Minimal reproducible:
python -m venv /tmp/.venv
source /tmp/.venv/bin/activate
pip install pandas polars
python
>>> import pandas as pd
>>> import polars as pl
>>> pl.DataFrame(pd.DataFrame(['a', 'b']))
Traceback (most recent call last):
File "<stdin>", line 1, in <module>
File "/tmp/.venv/lib/python3.11/site-packages/polars/dataframe/frame.py", line 406, in __init__
self._df = pandas_to_pydf(
^^^^^^^^^^^^^^^
File "/tmp/.venv/lib/python3.11/site-packages/polars/_utils/construction/dataframe.py", line 1032, in pandas_to_pydf
arrow_dict[str(col)] = plc.pandas_series_to_arrow(
^^^^^^^^^^^^^^^^^^^^^^^^^^^
File "/tmp/.venv/lib/python3.11/site-packages/polars/_utils/construction/other.py", line 92, in pandas_series_to_arrow
return pa.array(values, pa.large_utf8(), from_pandas=nan_to_null)
^^^^^^^^
File "/tmp/.venv/lib/python3.11/site-packages/polars/dependencies.py", line 97, in __getattr__
raise ModuleNotFoundError(msg) from None
ModuleNotFoundError: pa.array requires 'pyarrow' module to be installed
>>> pd.DataFrame(pl.DataFrame(['a', 'b']))
0
0 a
1 b
Note that in the above example the other way around (conversion from polars to pandas) works fine.
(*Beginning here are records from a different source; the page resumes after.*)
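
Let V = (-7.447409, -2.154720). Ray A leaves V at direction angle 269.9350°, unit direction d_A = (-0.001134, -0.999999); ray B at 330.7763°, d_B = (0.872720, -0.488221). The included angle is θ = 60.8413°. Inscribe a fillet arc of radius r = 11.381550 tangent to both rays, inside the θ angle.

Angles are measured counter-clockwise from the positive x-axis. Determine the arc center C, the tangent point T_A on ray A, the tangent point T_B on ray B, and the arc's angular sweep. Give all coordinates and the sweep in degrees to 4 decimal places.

center=(3.9121,-21.5510) T_A=(-7.4694,-21.5381) T_B=(9.4689,-11.6181) sweep=119.1587

bisector direction at 300.3557° = (0.505366,-0.862905)
center distance |VC| = r/sin(θ/2) = 11.381550/sin(30.4206°) = 22.477874
C = V + |VC|·bis = (3.9121,-21.5510)
T_A = V + ((C−V)·d_A)·d_A = V + 19.3834·d_A = (-7.4694,-21.5381)
T_B = V + ((C−V)·d_B)·d_B = V + 19.3834·d_B = (9.4689,-11.6181)
sweep = 180° − θ = 119.1587°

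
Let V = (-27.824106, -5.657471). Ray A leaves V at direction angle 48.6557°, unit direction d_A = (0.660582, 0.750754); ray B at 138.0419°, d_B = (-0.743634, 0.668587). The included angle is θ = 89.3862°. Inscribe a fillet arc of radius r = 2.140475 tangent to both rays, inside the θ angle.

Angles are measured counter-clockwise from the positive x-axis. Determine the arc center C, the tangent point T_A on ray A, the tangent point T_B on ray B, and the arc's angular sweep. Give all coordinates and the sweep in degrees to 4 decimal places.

center=(-28.0019,-2.6192) T_A=(-26.3949,-4.0332) T_B=(-29.4330,-4.2110) sweep=90.6138

bisector direction at 93.3488° = (-0.058414,0.998292)
center distance |VC| = r/sin(θ/2) = 2.140475/sin(44.6931°) = 3.043434
C = V + |VC|·bis = (-28.0019,-2.6192)
T_A = V + ((C−V)·d_A)·d_A = V + 2.1635·d_A = (-26.3949,-4.0332)
T_B = V + ((C−V)·d_B)·d_B = V + 2.1635·d_B = (-29.4330,-4.2110)
sweep = 180° − θ = 90.6138°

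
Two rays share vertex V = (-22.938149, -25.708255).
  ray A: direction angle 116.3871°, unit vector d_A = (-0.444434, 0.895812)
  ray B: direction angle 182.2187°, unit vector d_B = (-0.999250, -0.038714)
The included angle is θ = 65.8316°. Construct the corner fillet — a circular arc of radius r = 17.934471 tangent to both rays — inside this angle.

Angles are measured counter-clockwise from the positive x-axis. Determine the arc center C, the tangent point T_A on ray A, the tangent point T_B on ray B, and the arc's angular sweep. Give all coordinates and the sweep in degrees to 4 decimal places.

bisector direction at 149.3029° = (-0.859878,0.510499)
center distance |VC| = r/sin(θ/2) = 17.934471/sin(32.9158°) = 33.003817
C = V + |VC|·bis = (-51.3174,-8.8598)
T_A = V + ((C−V)·d_A)·d_A = V + 27.7057·d_A = (-35.2515,-0.8891)
T_B = V + ((C−V)·d_B)·d_B = V + 27.7057·d_B = (-50.6231,-26.7809)
sweep = 180° − θ = 114.1684°

center=(-51.3174,-8.8598) T_A=(-35.2515,-0.8891) T_B=(-50.6231,-26.7809) sweep=114.1684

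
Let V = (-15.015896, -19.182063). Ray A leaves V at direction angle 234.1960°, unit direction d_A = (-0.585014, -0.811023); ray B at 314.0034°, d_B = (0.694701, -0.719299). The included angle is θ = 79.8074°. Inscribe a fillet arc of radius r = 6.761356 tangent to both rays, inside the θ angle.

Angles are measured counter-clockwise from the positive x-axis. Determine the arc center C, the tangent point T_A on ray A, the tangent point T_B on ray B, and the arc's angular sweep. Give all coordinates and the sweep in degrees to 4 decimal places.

bisector direction at 274.0997° = (0.071492,-0.997441)
center distance |VC| = r/sin(θ/2) = 6.761356/sin(39.9037°) = 10.539929
C = V + |VC|·bis = (-14.2624,-29.6950)
T_A = V + ((C−V)·d_A)·d_A = V + 8.0854·d_A = (-19.7460,-25.7395)
T_B = V + ((C−V)·d_B)·d_B = V + 8.0854·d_B = (-9.3989,-24.9979)
sweep = 180° − θ = 100.1926°

center=(-14.2624,-29.6950) T_A=(-19.7460,-25.7395) T_B=(-9.3989,-24.9979) sweep=100.1926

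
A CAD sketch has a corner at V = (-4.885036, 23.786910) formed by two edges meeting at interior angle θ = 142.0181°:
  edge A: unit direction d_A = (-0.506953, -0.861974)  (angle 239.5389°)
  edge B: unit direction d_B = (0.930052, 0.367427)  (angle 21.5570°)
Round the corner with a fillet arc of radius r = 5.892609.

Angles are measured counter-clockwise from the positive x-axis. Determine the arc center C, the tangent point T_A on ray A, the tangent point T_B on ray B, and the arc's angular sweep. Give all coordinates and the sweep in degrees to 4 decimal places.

bisector direction at 310.5480° = (0.650084,-0.759862)
center distance |VC| = r/sin(θ/2) = 5.892609/sin(71.0091°) = 6.231806
C = V + |VC|·bis = (-0.8338,19.0516)
T_A = V + ((C−V)·d_A)·d_A = V + 2.0279·d_A = (-5.9131,22.0389)
T_B = V + ((C−V)·d_B)·d_B = V + 2.0279·d_B = (-2.9989,24.5320)
sweep = 180° − θ = 37.9819°

center=(-0.8338,19.0516) T_A=(-5.9131,22.0389) T_B=(-2.9989,24.5320) sweep=37.9819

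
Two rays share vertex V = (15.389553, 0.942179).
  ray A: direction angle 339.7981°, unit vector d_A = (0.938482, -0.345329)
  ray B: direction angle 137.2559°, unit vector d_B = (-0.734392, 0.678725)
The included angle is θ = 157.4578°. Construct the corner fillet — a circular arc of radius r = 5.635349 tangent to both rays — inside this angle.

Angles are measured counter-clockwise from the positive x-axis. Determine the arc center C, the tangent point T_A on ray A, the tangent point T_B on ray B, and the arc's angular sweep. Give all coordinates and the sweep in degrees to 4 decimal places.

center=(18.3896,5.8430) T_A=(16.4436,0.5543) T_B=(14.5648,1.7045) sweep=22.5422

bisector direction at 58.5270° = (0.522097,0.852886)
center distance |VC| = r/sin(θ/2) = 5.635349/sin(78.7289°) = 5.746173
C = V + |VC|·bis = (18.3896,5.8430)
T_A = V + ((C−V)·d_A)·d_A = V + 1.1231·d_A = (16.4436,0.5543)
T_B = V + ((C−V)·d_B)·d_B = V + 1.1231·d_B = (14.5648,1.7045)
sweep = 180° − θ = 22.5422°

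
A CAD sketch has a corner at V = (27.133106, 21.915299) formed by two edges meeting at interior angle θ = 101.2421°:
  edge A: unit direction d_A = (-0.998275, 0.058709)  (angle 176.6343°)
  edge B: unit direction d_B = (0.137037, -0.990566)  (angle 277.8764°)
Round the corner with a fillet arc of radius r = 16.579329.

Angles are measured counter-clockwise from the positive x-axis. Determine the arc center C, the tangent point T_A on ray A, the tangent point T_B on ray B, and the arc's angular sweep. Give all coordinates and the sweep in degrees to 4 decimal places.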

The PR on the scikit-learn side, introduced this line:
co2_data = pl.DataFrame({col: co2.frame[col].to_numpy() for col in co2.frame.columns})
which seems very odd, having to move to numpy and then to polars. Also, if the above line is correct, polars could be doing almost the same internally and not require pyarrow for the conversion.